10.07.2015 | Burg Stargard. Im Rahmen der Reihe "Diakonie im Dialog" lädt die Diakonie Stargard für Montag, den 13. Juli 2015, in der Zeit von 19:00 - 21:00 Uhr in das Evangelische Alten- und Pflegeheim (Carl-Stolte-Straße 4, 17094 Burg Stargard) zu einer moderier­ten Gesprächsrunde zum Thema "Teilhabe im Wandel" ein. Eingeladen sind Bundes- und Landespolitiker sowie Vertreter der Kreise und kreisfreien Städte. Moderiert vom Journalisten Andreas Frost werden die Politiker mit den Fachleuten der Diakonie über das geplante Bundesteilhabegesetz und die zukünftige Finanzierung der Sozialhilfe des Landes ins Gespräch kom­men und auf Problemlagen aufmerksam machen. Gleichzeitig wird gemeinsam nach Lösungsansätzen gesucht. Zu dieser öffentlichen Veranstaltung sind Menschen mit Behinderung, Angehörige und alle Interes­sierten eingeladen.

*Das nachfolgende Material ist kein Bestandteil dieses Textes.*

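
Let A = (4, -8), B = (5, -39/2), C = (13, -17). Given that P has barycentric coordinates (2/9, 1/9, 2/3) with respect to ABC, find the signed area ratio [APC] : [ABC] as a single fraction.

The signed ratio [APC]/[ABC] equals the barycentric coordinate of P at vertex B, which is 1/9.

1/9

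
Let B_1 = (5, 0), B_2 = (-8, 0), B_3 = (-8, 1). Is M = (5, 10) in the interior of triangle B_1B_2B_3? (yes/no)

Barycentric coordinates of M: (1, -10, 10).
The three coordinates are positive, negative, positive; a point is interior exactly when all three are positive.

no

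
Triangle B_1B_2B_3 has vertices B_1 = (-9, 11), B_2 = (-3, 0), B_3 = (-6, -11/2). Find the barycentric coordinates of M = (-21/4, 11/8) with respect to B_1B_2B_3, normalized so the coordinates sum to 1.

(1/4, 1/2, 1/4)

Signed area of the reference triangle: [B_1B_2B_3] = ½·((-9)·(0−(-11/2)) + (-3)·(-11/2−11) + (-6)·(11−0)) = ½·(-99/2 + 99/2 − 66) = -33.
[MB_2B_3] = ½·((-21/4)·(0−(-11/2)) + (-3)·(-11/2−(11/8)) + (-6)·(11/8−0)) = ½·(-231/8 + 165/8 − 33/4) = -33/4, so the B_1-coordinate is (-33/4)/(-33) = 1/4.
[B_1MB_3] = ½·((-9)·(11/8−(-11/2)) + (-21/4)·(-11/2−11) + (-6)·(11−(11/8))) = ½·(-495/8 + 693/8 − 231/4) = -33/2, so the B_2-coordinate is 1/2.
[B_1B_2M] = ½·((-9)·(0−(11/8)) + (-3)·(11/8−11) + (-21/4)·(11−0)) = ½·(99/8 + 231/8 − 231/4) = -33/4, so the B_3-coordinate is 1/4.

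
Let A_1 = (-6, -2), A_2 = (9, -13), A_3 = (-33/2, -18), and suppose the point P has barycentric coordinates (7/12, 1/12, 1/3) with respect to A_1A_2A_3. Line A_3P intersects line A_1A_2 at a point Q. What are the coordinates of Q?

Line A_3P meets A_1A_2 where the A_3-coordinate vanishes; zeroing P's A_3-weight and renormalizing leaves A_1, A_2-weights 7/12 : 1/12 → (7/8, 1/8).
So Q = (7/8)·A_1 + (1/8)·A_2 = (-33/8, -27/8).

(-33/8, -27/8)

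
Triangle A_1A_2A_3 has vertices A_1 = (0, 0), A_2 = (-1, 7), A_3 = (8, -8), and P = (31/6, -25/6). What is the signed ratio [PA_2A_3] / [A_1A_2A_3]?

1/6

[A_1A_2A_3] = ½·(0·(7−(-8)) + (-1)·(-8−0) + 8·(0−7)) = ½·(0 + 8 − 56) = -24.
[PA_2A_3] = ½·((31/6)·(7−(-8)) + (-1)·(-8−(-25/6)) + 8·(-25/6−7)) = ½·(155/2 + 23/6 − 268/3) = -4, so the ratio is (-4)/(-24) = 1/6.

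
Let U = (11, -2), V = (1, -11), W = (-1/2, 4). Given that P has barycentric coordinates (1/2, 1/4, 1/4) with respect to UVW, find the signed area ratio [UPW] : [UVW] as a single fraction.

1/4

The signed ratio [UPW]/[UVW] equals the barycentric coordinate of P at vertex V, which is 1/4.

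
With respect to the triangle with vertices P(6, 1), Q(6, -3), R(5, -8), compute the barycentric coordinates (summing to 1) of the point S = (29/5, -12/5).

(2/5, 2/5, 1/5)

Signed area of the reference triangle: [PQR] = ½·(6·(-3−(-8)) + 6·(-8−1) + 5·(1−(-3))) = ½·(30 − 54 + 20) = -2.
[SQR] = ½·((29/5)·(-3−(-8)) + 6·(-8−(-12/5)) + 5·(-12/5−(-3))) = ½·(29 − 168/5 + 3) = -4/5, so the P-coordinate is (-4/5)/(-2) = 2/5.
[PSR] = ½·(6·(-12/5−(-8)) + (29/5)·(-8−1) + 5·(1−(-12/5))) = ½·(168/5 − 261/5 + 17) = -4/5, so the Q-coordinate is 2/5.
[PQS] = ½·(6·(-3−(-12/5)) + 6·(-12/5−1) + (29/5)·(1−(-3))) = ½·(-18/5 − 102/5 + 116/5) = -2/5, so the R-coordinate is 1/5.
Check: 2/5 + 2/5 + 1/5 = 1.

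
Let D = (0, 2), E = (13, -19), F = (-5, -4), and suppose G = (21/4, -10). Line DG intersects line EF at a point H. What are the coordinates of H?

Barycentric coordinates of G with respect to DEF: (1/4, 1/2, 1/4).
On side EF the D-coordinate is zero; dropping G's D-weight 1/4 and renormalizing the remaining 1/2 : 1/4 gives weights 2/3, 1/3 on E, F.
H = (2/3)·(13, -19) + (1/3)·(-5, -4) = (7, -14).

(7, -14)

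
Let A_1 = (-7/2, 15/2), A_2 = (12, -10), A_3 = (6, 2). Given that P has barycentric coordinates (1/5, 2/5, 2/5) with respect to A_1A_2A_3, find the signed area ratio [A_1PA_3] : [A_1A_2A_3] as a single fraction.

2/5

The signed ratio [A_1PA_3]/[A_1A_2A_3] equals the barycentric coordinate of P at vertex A_2, which is 2/5.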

Der Landesverband der Diakonie in Mecklenburg-Vorpommern setzt sich ge­meinsam mit den Trägern der Diens­te und Einrichtungen der Eingliederungshilfe für verbesserte Teilhabechancen von Menschen mit Behinderung und ihren Ange­hörigen ein.

Zurzeit arbeitet das Bundesministerium für Arbeit und Soziales an einer grundlegenden Reform der Eingliederungshilfe, die in ein Bundesteilhabegesetz münden soll. Es wird angestrebt, dass dieses Gesetz die Teilhabechancen von Menschen mit Behinderung wesentlich verbessert. Das Gesetz wird sich auch auf die Landes­gesetzgebung, ins­besondere auf die derzeitige Sozialhilfefinanzierung, auswirken. Grundsätzlich geht es darum, die Anforderungen der UN- Behindertenrechtskonvention umzu­setzen und die Le­bensbedingungen und Partizipa­tion von Menschen mit Behinderungen in Mecklenburg-Vorpommern weiter zu verbessern. "Dabei geht es um Fragen der Personenzentrierung der Hilfe- und Unterstützungsleistungen und darum, wie der individuelle Bedarf der Menschen mit Behinderungen im Spannungsfeld zwischen Bedarfsermittlung und Leistungsbewilligung gelöst wird", erläutert die Fachbereichsleiterin beim Landesverband der Diakonie, Michaela Kersting.